The AL Cy Young award ceased to be a contest roughly in August when it became clear that Justin Verlander was on his way to a dominant season. There was no longer talk about if he would win the Cy Young, but whether or not he would add the MVP to his credentials as well (full disclosure: I feel that pitchers should be ineligible for MVP consideration). It was therefore no surprise when Verlander won the award handily last week. What should have come as a surprise for many baseball fans, however, was how the rest of the vote shaped up. Specifically, why on Earth did James Shields get more points than CC Sabathia? (I’m not even going to touch the fact that Jose Valverde came in fifth place in the voting because even at my young age I need to watch my blood pressure.)
2010 was meant to be the season that saw baseball awards voters take their analysis to the next level. That was the year that Felix Hernandez won the AL Cy Young on the strength of his 249.2 innings of 3.04 FIP baseball, despite winning only 13 games. King Felix’s crown was taken as evidence that the Cy Young voters at least were beginning to understand that the pitcher with the most wins is often not the best pitcher in the game, just a good pitcher on a good to great team. This year’s vote wasn’t subject to as much scrutiny because Verlander dominated in so many pitching categories in 2011, but the runners up for the award reveal that the baseball voters haven’t advanced as much in their logic as we’d assumed.
To begin, Verlander wasn’t the slam dunk for the award that so many of us thought he was. Who was the fWAR leader for AL pitchers in 2011? That’s right, none other than Carsten Charles Sabathia. As far as Fangraphs was concerned Verlander, despite leading the AL in ERA, Strikeouts and Innings Pitched was not the best pitcher in his league. He was the second best.
I don’t actually buy into pitcher WAR too much (or WAR in general as anything more than a good starting indicator for more thorough analysis). Earlier in the season I took a closer look at the numbers and concluded that Verlander was having a better season than CC, despite his lower WAR. My purpose for pointing to the WAR number isn’t to undermine Verlander’s well deserved Cy Young, but to point out that the contest for the award was closer than many realized (CC also had a better FIP and xFIP than Verlander) from a performance perspective, and to ask the questions: 1. What metrics probably drove this voting outcome? 2. Why did the big guy, who was a legitimate first place contender, slip all the way to fourth in the final tally?
The data in the table below are taken entirely from Fangraphs. The table compares the most important pitching metrics among the top four vote getters in the 2011 Cy Young race.

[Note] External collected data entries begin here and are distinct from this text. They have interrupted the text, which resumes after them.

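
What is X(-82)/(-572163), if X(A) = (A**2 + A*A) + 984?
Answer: -14432/572163 ≈ -0.025224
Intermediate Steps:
X(A) = 984 + 2*A**2 (X(A) = (A**2 + A**2) + 984 = 2*A**2 + 984 = 984 + 2*A**2)
X(-82)/(-572163) = (984 + 2*(-82)**2)/(-572163) = (984 + 2*6724)*(-1/572163) = (984 + 13448)*(-1/572163) = 14432*(-1/572163) = -14432/572163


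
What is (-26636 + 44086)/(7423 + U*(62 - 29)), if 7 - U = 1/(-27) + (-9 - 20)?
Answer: 15705/7751 ≈ 2.0262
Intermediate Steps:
U = 973/27 (U = 7 - (1/(-27) + (-9 - 20)) = 7 - (-1/27 - 29) = 7 - 1*(-784/27) = 7 + 784/27 = 973/27 ≈ 36.037)
(-26636 + 44086)/(7423 + U*(62 - 29)) = (-26636 + 44086)/(7423 + 973*(62 - 29)/27) = 17450/(7423 + (973/27)*33) = 17450/(7423 + 10703/9) = 17450/(77510/9) = 17450*(9/77510) = 15705/7751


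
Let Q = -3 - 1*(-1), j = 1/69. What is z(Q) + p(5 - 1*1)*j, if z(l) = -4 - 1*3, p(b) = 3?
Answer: -160/23 ≈ -6.9565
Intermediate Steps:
j = 1/69 ≈ 0.014493
Q = -2 (Q = -3 + 1 = -2)
z(l) = -7 (z(l) = -4 - 3 = -7)
z(Q) + p(5 - 1*1)*j = -7 + 3*(1/69) = -7 + 1/23 = -160/23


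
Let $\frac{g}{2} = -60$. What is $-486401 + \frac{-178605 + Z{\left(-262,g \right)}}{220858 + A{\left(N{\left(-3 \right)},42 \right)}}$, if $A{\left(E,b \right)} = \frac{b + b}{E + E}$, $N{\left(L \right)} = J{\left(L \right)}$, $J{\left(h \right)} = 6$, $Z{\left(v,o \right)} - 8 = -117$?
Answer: $- \frac{107429135579}{220865} \approx -4.864 \cdot 10^{5}$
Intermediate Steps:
$g = -120$ ($g = 2 \left(-60\right) = -120$)
$Z{\left(v,o \right)} = -109$ ($Z{\left(v,o \right)} = 8 - 117 = -109$)
$N{\left(L \right)} = 6$
$A{\left(E,b \right)} = \frac{b}{E}$ ($A{\left(E,b \right)} = \frac{2 b}{2 E} = 2 b \frac{1}{2 E} = \frac{b}{E}$)
$-486401 + \frac{-178605 + Z{\left(-262,g \right)}}{220858 + A{\left(N{\left(-3 \right)},42 \right)}} = -486401 + \frac{-178605 - 109}{220858 + \frac{42}{6}} = -486401 - \frac{178714}{220858 + 42 \cdot \frac{1}{6}} = -486401 - \frac{178714}{220858 + 7} = -486401 - \frac{178714}{220865} = - \frac{107429135579}{220865}$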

Glancing at these numbers the answer to the my first question jumps right out at me. CC Sabathia was the best of the four pitchers in FIP and xFIP, but the worst in ERA and, unsurprisingly, BABIP. The Cy Young voters are therefore not as sophisticated as we thought. They’ve moved past a pitcher’s win-loss record (thank GOD!) but they haven’t strayed very far. It looks like ERA has jumped up as their most valued stat, which is infinitely better than wins, but still indicative of an incomplete analysis.
This brings me to the answer to my second question. CC came in fourth because he had the fourth best ERA of the bunch, even though a case could be made that he pitched the best of the four. That, in turn, raises a third question. Where should the big guy have finished in the Cy Young vote? I argue he should have come in second place, ideally in a much closer race that what we had.
Justin Verlander was still probably a better pitcher in 2011 than CC was. He struck out more batters, walked fewer and pitched more innings than Sabathia. It is the innings total — admittedly out of CC’s control at the end of the season — that pushes Verlander over the edge in my mind. He was on the mound more and continued to give the Tigers excellent performance.
But CC was closer than many people realize. Most importantly, he smoked Verlander in allowing home runs while very nearly matching him in every other category. Two relevant areas detracted from Sabathia’s other credentials. First, even if the Yankees were ultimately to blame for this (a decision I agreed with), CC pitched 13.1 fewer innings than Verlander, a material difference. Two, he allowed 8.7 hits per nine innings, nearly a full hit higher than the 7.9 he allowed in 2010 and a full hit more than the 7.7 he allowed in 2009. While the extra hits could be due to poor defense — and explain many of CC’s peripheral stats — the extra base runners add up. All said, a more sophisticated voting bloc would have made CC their second choice overall, most certainly not the fourth.
Why, then, did Jered Weaver and James Shields finish ahead of Sabathia? The answer is almost certainly ERA and, in Shields’ case, complete games. All four pitchers threw a ton of high quality innings, but two of them, Sabathia and Verlander, did most of the dirty work themselves while Weaver and Shields got big assists from luck, their defenses and their home ball parks. The net effect was improved ERA numbers, which appear to be what drove the Cy Young voters this year, as well as a healthy dose of baseball idiocy. How else can we explain Jose Valverde coming in fifth place?